That's why I like to read and listen to those who have that experience.
One of the fellows I follow is Michael Peck, who writes for the Training and Simulation Journal. He obviously likes the computer war game format, but I suspect he has the board game experience too. In the latest print issue, he reviewed Gary Grigsby's War in the East. The byline of the review is that War in the East is among the last of monster war games. It is a positive review, but the doomsday tone is everywhere.
For 30 years, legendary designer Gary Grigsby has been churning out classic war games with Jurassic interfaces. WITE at least progresses to the Neardenthal stage, but in a Darwinian world where e-mail is dismissed as too slow and people have the attention spans of fruit flies, this kind of intensive simulation falls somewhere between anachronistic and intimidating.

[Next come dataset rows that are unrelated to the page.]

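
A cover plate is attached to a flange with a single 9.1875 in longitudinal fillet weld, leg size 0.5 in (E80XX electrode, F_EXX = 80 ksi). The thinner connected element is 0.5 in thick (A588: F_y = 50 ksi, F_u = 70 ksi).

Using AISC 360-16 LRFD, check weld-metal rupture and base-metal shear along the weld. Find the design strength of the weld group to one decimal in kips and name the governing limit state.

116.9 kips (weld metal governs)

Weld metal: throat = 0.707×0.5 = 0.3535 in, L = 9.1875 in. φR_n = 0.75 × 0.6 × 80 × 0.3535 × 9.1875 = 116.9 kips.
Base metal shear (0.5 in plate): yield φR_n = 1.0×0.6×50×0.5×9.1875 = 137.8 kips; rupture φR_n = 0.75×0.6×70×0.5×9.1875 = 144.7 kips; take 137.8 kips (yield).
Governing: min(116.9, 137.8) = 116.9 kips → weld metal.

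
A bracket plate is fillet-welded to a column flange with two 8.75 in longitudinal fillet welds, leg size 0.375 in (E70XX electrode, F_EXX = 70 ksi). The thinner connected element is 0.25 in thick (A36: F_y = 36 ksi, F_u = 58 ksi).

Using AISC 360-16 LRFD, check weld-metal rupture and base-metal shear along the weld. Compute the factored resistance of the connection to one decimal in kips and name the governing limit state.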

There may be a sequel to WITE, perhaps on the Western Front. But his branch of gaming, this style of gaming - one that demands time and commitment yet offers much in return - is fading. Farewell to the monsters, and the giant void they'll leave behind.I heard that type of tone many times (war games/flight simulators are dead), yet I hardly can keep pace with the many great offers out there. And I am very picky in what I play! In addition, for what is worth, a quick glance at the official WITE forums at Matrix Games shows a lot of youngsters playing this war game.
Maybe no genre is actually dead or dying. Maybe we are confusing these deaths with the death of long spans of leisure time?